Publié le par Mathias LEH

Ethen M. Frohm n’est pas née ici, à C. Pilote, elle n’y vit que depuis quelques mois. Sa jeunesse dans un bourg de la métropole reste floue, jonchée de souvenirs épars. Son père était là, avant la chute, il se souvenait mais gardait cette pudeur incandescente et n’en disait pas plus que quelques mots, il effleurait toujours le sujet.

Elle, languide, marchait depuis son arrivée le long des plages, dans les allées mal goudronnées des rues montant vers les jungles. Elle était posée là comme un transfuge étrange, le temps semblait passer sur elle comme un voile. Pas de plainte, pas de décalage concret, on aurait pu dire que tout allait pour le mieux, à la surface.

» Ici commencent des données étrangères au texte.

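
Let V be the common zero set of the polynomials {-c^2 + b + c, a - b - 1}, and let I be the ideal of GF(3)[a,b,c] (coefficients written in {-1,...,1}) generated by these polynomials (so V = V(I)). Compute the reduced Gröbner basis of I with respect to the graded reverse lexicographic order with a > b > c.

G = {c^2 - b - c, a - b - 1}

f_1 = -c^2 + b + c, LT = c^2.
f_2 = a - b - 1, LT = a.

The S-polynomials (S(f_1,f_2)) all reduce to 0 modulo the current basis, so we have a Gröbner basis.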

Je ne l’ai pas abordée tout de suite, j’en étais incapable. D’elle, on ne disait rien, elle est arrivée, comme tant d’autres auparavant et comme d’autres ensuite. Son mari, ses enfants, ses cartons. Ils la regardaient à peine. On ne parle pas d’elle, pas spécialement. Pas avant. Son mari avait pris la précaution de cet éloignement sur cette île, cet ailleurs aux mêmes lois. Ethen ne déambulait jamais. Elle couchait les enfants, elle vérifiait chaque chose de la maison, elle ouvrait les fenêtres, verrouillait les moustiquaires et partait lorsque le mari était dans son bureau, verre d’alcool et cigarettes. Elle faisait grincer la porte du jardin et partait.

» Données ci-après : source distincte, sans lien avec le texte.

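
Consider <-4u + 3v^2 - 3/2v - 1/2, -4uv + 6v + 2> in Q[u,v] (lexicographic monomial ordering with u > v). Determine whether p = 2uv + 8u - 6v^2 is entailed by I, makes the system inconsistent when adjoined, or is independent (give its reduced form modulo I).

First compute the reduced Gröbner basis of I by Buchberger's algorithm.
f_1 = -4u + 3v^2 - 3/2v - 1/2, LT = u.
f_2 = -4uv + 6v + 2, LT = uv.

S(f_1,f_2): lcm = uv. S = -3/4v^3 + 3/8v^2 + 13/8v + 1/2.
  leading term v^3: no divisor's leading term divides it; move -3/4v^3 to the remainder.
  leading term v^2: no divisor's leading term divides it; move 3/8v^2 to the remainder.
  leading term v: no divisor's leading term divides it; move 13/8v to the remainder.
  leading term 1: no divisor's leading term divides it; move 1/2 to the remainder.
  remainder -3/4v^3 + 3/8v^2 + 13/8v + 1/2 ≠ 0; add h_3 = -3/4v^3 + 3/8v^2 + 13/8v + 1/2 to the basis.

The other S-polynomials (S(f_1,h_3), S(f_2,h_3)) all reduce to 0 modulo the current basis, so we have a Gröbner basis.
Inter-reduce: drop elements whose leading term is divisible by another's, tail-reduce, and make monic.
Reduced Gröbner basis: {u - 3/4v^2 + 3/8v + 1/8, v^3 - 1/2v^2 - 13/6v - 2/3}.
Label its elements g_1 = u - 3/4v^2 + 3/8v + 1/8, g_2 = v^3 - 1/2v^2 - 13/6v - 2/3.

Reduce p = 2uv + 8u - 6v^2 modulo G:
  leading term uv: subtract (2v)·g_1 from 2uv + 8u - 6v^2 → 8u + 3/2v^3 - 27/4v^2 - 1/4v
  leading term u: subtract (8)·g_1 from 8u + 3/2v^3 - 27/4v^2 - 1/4v → 3/2v^3 - 3/4v^2 - 13/4v - 1
  leading term v^3: subtract (3/2)·g_2 from 3/2v^3 - 3/4v^2 - 13/4v - 1 → 0
  normal form = 0.
Since the normal form is 0, p ∈ I.

2uv + 8u - 6v^2 lies in I (it reduces to 0).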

Je la voyais toujours passer. J’y ai prêté attention au fur et à mesure. Un rituel progressif. Je me demandais au fur et à mesure à quelle heure elle repasserait, ce qu’elle avait pu faire… Je me suis peu à peu intéressé à elle. Etait-ce alors sexuel ? Qu’est-ce qu’un homme d’ici pouvait espérer de cette femme ? Pourquoi aller plus avant ? J’ai tendu l’oreille.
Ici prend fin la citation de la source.